Welche Komplikationen sind möglich, welche Risiken gibt es?

Veröffentlicht in FAQ-Brustangleichung

Brustvergrößerung: Komplikationsmöglichkeiten können sein: postoperative Infektion, Nachblutung mit Hämatombildung, Ruptur des Implantates mit Volumenverlust und Leckage, Kapselkontraktur, Gefühlsverminderung von Brustwarze und Brusthaut sowie Verrutschen des Implantates.

Brustverkleinerung: Das Stillen kann nach einer Brustverkleinerung evtl. nicht mehr möglich sein, weil durch die Operation viele der Milchgänge entfernt worden sind. Außerdem verbleiben dauerhafte Narben auf der Brust. Mit Hilfe einer Fettabsaugung kann die Brustgröße ohne größere Narben verringert werden. Die meisten Frauen wählen diese Behandlungsform aber nicht, weil dadurch ein vermehrtes Durchhängen der Brüste ("Ptose") verursacht wird, weil die Haut ja nicht gestrafft wird.

Risiken:

Brustvergrößerung: In der Vergangenheit hat es eine rege Diskussion in der Öffentlichkeit über mögliche Nebenwirkungen von Silikon-gefüllten Brustimplantaten gegeben. Bis heute konnte jedoch kein Zusammenhang mit der Entstehung von Brustkrebs oder Rheuma nachgewiesen werden. Jede Operation birgt selbstverständlich gewisse Risiken und Komplikationsmöglichkeiten, wie z.B. Infektion, Nachblutungen, Risiken der Narkose oder die Notwendigkeit von weiteren Korrekturoperationen.

Es gibt keinen Zusammenhang zwischen Brustimplantaten und Krebsentstehung beim Menschen und große klinische Untersuchungen haben sogar gezeigt, dass Brustkrebs bei Frauen, die Brustimplantate haben, sogar weniger häufig auftritt. In tierexperimentellen Studien an speziellen Rattenstämmen, die zur Ausbildung von Geschwülsten neigen, hat das Silikonmaterial aus Brustprothesen eine seltene Krebsart ausgelöst, was bei Menschen nicht nachgewiesen werden konnte.

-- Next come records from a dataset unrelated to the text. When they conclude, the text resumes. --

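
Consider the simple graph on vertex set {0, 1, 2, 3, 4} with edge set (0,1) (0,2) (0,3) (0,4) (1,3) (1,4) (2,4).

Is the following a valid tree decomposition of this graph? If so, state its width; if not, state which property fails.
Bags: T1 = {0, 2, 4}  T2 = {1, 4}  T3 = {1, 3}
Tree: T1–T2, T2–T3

No — edge (0,1) lies in no bag.

A tree decomposition must satisfy three properties: every vertex lies in some bag; for every edge, both endpoints lie together in some bag; and for every vertex, the bags containing it form a connected subtree. Here edge (0,1) lies in no bag, so the decomposition is invalid.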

Lesen Sie zu diesem Thema mehr auf der sehr informativen Webseite der amerikanischen Gesundheitsbehörde Food and Drug Administration (FDA).

Weitere spezielle Nebenwirkungen von Brustimplantaten können sein:

  • Kapselkontraktur: dies tritt unvorhersehbar auf, wenn die natürliche Narbe um das Implantat (bindegewebige "Kapsel") sich zusammenzieht und sich die Brust zunahmend hart anfühlt. Kapselkontrakturen treten häufiger bei Silikongel-gefüllten Implantaten auf und seltener bei Kochsalz-gefüllten.
  • Gefühlsminderung von Brust oder Brustwarze: bessert sich zumeist innerhalb weniger Wochen, kann aber dauerhaft fortbestehen.
  • Ausbildung von Hautfalten: abhängig von Hautdicke, Implantatart- und -größe. Vor allem dann sichtbar, wenn sich das Implantat bewegt.
  • Ruptur: wenn das Implantat an Flüssigkeitsvolumen verliert, akut oder über längere Zeit. In diesem Fall sollte das Implantat ausgetauscht werden.

Brustverkleinerung: Bei Brustverkleinerungen sind schwere Komplikationen jedoch äußerst selten, es kann jedoch zu einem erheblichen Blutverlust auf Grund des Ausmaßes der Operation kommen. Auch ist es nicht selten, dass kleine Wundbereiche nur langsam heilen oder sich entzünden. Es besteht auch die Möglichkeit, dass sich um die Brustwarzen herum kleine Hautdefekte ausbilden, die lokal mit Antibiotika-Cremes behandelt werden können. Wenn Sie unseren Anweisungen vor und nach der Operation genau befolgen, können Sie diese Risiken minimieren.

Wie bereits gesagt kann das Stillen nach einer Brustverkleinerung evtl. nicht mehr möglich sein, weil durch die Operation viele der Milchgänge entfernt worden sind. Einige Patienten können evtl. eine dauerhafte Gefühlsminderung der Brust oder der Brustwarzen haben. Nur selten kommt es zu schweren Durchblutungsstörungen der Brust oder der Brustwarzen, die mit Gewebeverlusten einhergehen.